Monday, June 20, 2011

How Jazz Could Save Amy Winehouse


Can we be so bold as to state that the career of the greatest white R&B singer of her generation is now effectively dead? Saturday night in Belgrade was supposed to be the reboot -- "Miss Amy 2.0: Bigger, Better, Soberer" -- for a 12-date Comeback Tour of sorts playing a few European festivals. Yet "Wino" showed up for the umpteenth time either drunk or high (or both), greeting the crowd with "Hello, Athens!!"; she was summarily booed off the stage by the unforgiving Serbs after a disastrous 90-minute set of forgotten lyrics, frequent absences and flubbed cues. Meanwhile, Adele and a thankfully not-murdered Joss Stone have taken her melanin-challenged Brit soul sista mantle and run with it.

Watching endless YouTube vids of Winehouse's half-assed performances, we remembered a short interview she did on Late Night...with Jools Holland in 2006. Sandwiched between an indifferent read of "Rehab" and a scorching take on "My Tears Dry On Their Own," she speaks warmly of jazz vocalist Sarah "Sassy" Vaughan -- one of her greatest vocal influences as a child -- before launching (with Holland on keys) into an all-too-brief duet on Vaughan's definitive 1946 recording of the standard "Tenderly":


Her vocals are so warm and charming and she injects a great bluesy feel into her lines. This short etude seems to be one of the few times Winehouse is fully relaxed and content when she is performing. She essentially singing the music of her girlhood and one does not need to know too much about the healing psychiatric effects of nostalgia, particularly where music is concerned. (Our ongoing series "M¡PUNK" is devoted entirely to this concept.)

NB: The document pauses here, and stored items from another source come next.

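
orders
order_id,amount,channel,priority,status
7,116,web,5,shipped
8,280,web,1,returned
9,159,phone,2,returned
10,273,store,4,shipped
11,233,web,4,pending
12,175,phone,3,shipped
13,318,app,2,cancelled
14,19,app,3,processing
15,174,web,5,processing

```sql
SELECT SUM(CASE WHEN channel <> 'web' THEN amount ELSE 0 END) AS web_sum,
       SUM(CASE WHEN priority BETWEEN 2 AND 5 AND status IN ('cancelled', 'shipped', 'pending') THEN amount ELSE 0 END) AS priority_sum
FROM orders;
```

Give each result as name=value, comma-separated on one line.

[web_sum: channel <> 'web']
order_id=7: ✗
order_id=8: ✗
order_id=9: ✓ → 159
order_id=10: ✓ → 273
order_id=11: ✗
order_id=12: ✓ → 175
order_id=13: ✓ → 318
order_id=14: ✓ → 19
order_id=15: ✗
web_sum = 159 + 273 + 175 + 318 + 19 = 944
—
[priority_sum: priority BETWEEN 2 AND 5 AND status IN ('cancelled', 'shipped', 'pending')]
order_id=7: ✓ → 116
order_id=8: ✗
order_id=9: ✗
order_id=10: ✓ → 273
order_id=11: ✓ → 233
order_id=12: ✓ → 175
order_id=13: ✓ → 318
order_id=14: ✗
order_id=15: ✗
priority_sum = 116 + 273 + 233 + 175 + 318 = 1115

web_sum=944, priority_sum=1115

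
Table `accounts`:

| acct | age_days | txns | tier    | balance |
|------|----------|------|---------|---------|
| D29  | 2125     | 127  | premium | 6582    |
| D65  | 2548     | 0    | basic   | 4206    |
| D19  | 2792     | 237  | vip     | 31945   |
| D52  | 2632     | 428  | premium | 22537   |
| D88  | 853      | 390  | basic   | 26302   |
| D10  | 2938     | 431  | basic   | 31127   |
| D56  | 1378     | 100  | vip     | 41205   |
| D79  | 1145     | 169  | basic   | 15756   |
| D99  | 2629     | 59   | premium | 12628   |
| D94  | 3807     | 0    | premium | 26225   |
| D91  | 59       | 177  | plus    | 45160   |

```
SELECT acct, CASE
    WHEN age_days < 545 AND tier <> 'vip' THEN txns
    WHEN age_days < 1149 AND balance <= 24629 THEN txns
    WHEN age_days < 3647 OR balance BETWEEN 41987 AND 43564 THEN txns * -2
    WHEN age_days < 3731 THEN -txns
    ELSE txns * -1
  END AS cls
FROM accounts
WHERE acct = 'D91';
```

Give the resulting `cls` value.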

It's not hard to see what attracted the young Jewish chick from Southgate to Vaughan: besides the latter's impeccable phrasing and crystalline voice, her many nicknames -- "Sailor" for her frequent swearing, "Sassy" for her diva-like command of a studio session -- attest to a fully liberated woman (and a black woman in pre-Civil Rights America at that) who completely owns herself. Vaughan was for Winehouse what Siouxsie Sioux was to a whole generation of ice-queen goth chicks.

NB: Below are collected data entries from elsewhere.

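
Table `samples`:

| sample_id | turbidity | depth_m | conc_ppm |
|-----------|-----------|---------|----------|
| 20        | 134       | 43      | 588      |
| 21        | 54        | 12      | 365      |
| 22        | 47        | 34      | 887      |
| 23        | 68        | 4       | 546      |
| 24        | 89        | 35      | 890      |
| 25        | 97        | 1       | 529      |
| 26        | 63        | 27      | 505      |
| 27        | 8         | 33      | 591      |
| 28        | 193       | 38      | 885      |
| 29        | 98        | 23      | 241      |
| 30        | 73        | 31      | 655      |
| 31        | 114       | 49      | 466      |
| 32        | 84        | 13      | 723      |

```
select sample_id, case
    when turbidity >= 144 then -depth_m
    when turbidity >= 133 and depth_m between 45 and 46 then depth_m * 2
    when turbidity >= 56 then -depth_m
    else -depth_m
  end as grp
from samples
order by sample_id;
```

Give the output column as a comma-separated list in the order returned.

sample_id=20: turbidity >= 56 → -43
sample_id=21: ELSE → -12
sample_id=22: ELSE → -34
sample_id=23: turbidity >= 56 → -4
sample_id=24: turbidity >= 56 → -35
sample_id=25: turbidity >= 56 → -1
sample_id=26: turbidity >= 56 → -27
sample_id=27: ELSE → -33
sample_id=28: turbidity >= 144 → -38
sample_id=29: turbidity >= 56 → -23
sample_id=30: turbidity >= 56 → -31
sample_id=31: turbidity >= 56 → -49
sample_id=32: turbidity >= 56 → -13

-43, -12, -34, -4, -35, -1, -27, -33, -38, -23, -31, -49, -13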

Up to this point, the only thing jazz-related about Winheouse's career has been her emulation if Billie Holiday: holding her lines just behind the beat and rampant drug addiction fueled by destructive relationships. (Then again, Lady Day never made an internet video as disturbing as this one.) But imagine Winehouse suddenly switching to jazz singing for her next album -- and not even a rote collection of covers but something akin to Mark Ronson's brilliant updating of Retro Motown for her Back to Black album. (Indeed, it's been rumored that Winehouse is conceiving of a jazz-flavored album and plans on enlisting drummer Ahmir "?uestlove" Thompson of the Roots as a collaborator.) Maybe her and Jools can just sit down in an empty studio at a piano with a bunch of candles and just play. I know I would listen to it. And Winehouse could bring whatever star wattage she has left to the moldy ol' world of jazz. After recording a duet with her this year, Tony Bennett told The Guardian: "Of all the contemporary artists I've known, she has the most natural jazz voice." If her fans know she loves this music, they will investigate too. If you think about it, both the music and the singer could save each other.